Input Devices:
i) Keyboard is the most common form of input devices. It was originally designed in the last century. Since then, only minor improvements have taken place in key board design.
ii) Pointing devices: These are used to indicate a point on a screen for example, to make a selection from a menu. They include: The light-pen (where the tip of the pen is touched on. the screen); The touch-screen (touched directly by finger, pen etc.), and the mouse (moved around the desk or other flat surface to move a cursor on the screen, with the required position marked by pressing a button on mouse). These devices will obviously work with appropriate interactive computer software.

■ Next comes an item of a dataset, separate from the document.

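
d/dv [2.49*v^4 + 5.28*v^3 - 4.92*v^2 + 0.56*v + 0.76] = 9.96*v^3 + 15.84*v^2 - 9.84*v + 0.56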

iii) Voice input is now in a stage of development where commercial systems are becoming available. It may take some more time for these systems to be trained to recognise each user's voice and are presently limited to vocabularies of a few thousand words. In other words, voice input is only in experimental stage of development. It may take some years before it is made operational.
iv) Barcodes These incorporate information in a pattern of stripes, produced and read by special equipment. These are widely used in library issue systems and are slowly gaining wider use for general data transfer, particularly as a means of 'publishing' computer programs. To the extent they are used in library automation, they can be considered as data input devices.
v) Optical Character Recognition This method has now developed to a stage, when it can be used as a practical means for routine entry of large quantum of print on paper information into computer systems. Unless special steps are taken, error rates are very high in this technique. Hence, standardisation of input is highly necessary.